As part of its offline strategy, the company introduced 500 beauty advisors at different outlets to guide its consumers at the point of sale and educate them about the product.
Further, Tuli shared that the plan is to grow with an omnichannel approach. Currently, its online sales contribute 65 per cent, and offline adds remaining 35 per cent to the overall business. The startup hopes to have an equal distribution of sales across online and offline channels in the upcoming year. He also shared that the brand doesn’t plan to open its standalone stores as it’s a very high capex model.
The company did not see many ups and down in demand despite geopolitical and inflationary pressures last year. Tuli said, “While we are very cautious, we’re very optimistic about 2023.”

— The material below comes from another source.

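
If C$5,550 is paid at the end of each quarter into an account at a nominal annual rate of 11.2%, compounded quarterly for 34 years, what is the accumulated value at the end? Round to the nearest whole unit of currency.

C$8,277,934

Periodic rate i = 0.112/4 = 0.028; n = 34 × 4 = 136 periods.
FV = 5550 × [(1+0.028)^136 − 1] / 0.028 = 5550 × 1491.519638 = 8,277,933.9919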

Investment and growth plans
Talking about investments, Tuli said, “We are big spenders on advertising, majorly on Facebook and YouTube, where we spend 25-30 per cent of our topline.” He also shared that the company invests substantial funds into research and product development.
He added, “We want to grow 100 per cent year-on-year for the next 2 years.”
Ustraa targets the 18 to 34 years segment and has a portfolio of hair care, fragrances, beard, and skin care products, touching almost every price point. Presently, it is seeing more growth in the perfumes and fragrances segments.
On profitability, Tuli said, “FMCG businesses have to be at a certain scale to become profitable, and for us, that profitability comes around the Rs 170-180 crore figure.”
Ustraa expects to reach a revenue of Rs 180 crore and become profitable towards the end of the year 2023.
Speaking of its international presence, the company said it is present in countries including Indonesia, Malaysia, Middle East and it is slowly getting into the USA through Amazon.com.
The startup has been selling in the Indonesian market for the last couple of years. During the pandemic when the Indian market was hit, the company’s exports to Indonesia continued, as Covid reached the country much later, Tuli explained.
As Indonesia remains the number two market after India, Ustraa plans to expand there through a health and beauty chain, Watsons. Post that, it plans to target other countries like Malaysia, Vietnam, Philippines, and Australia.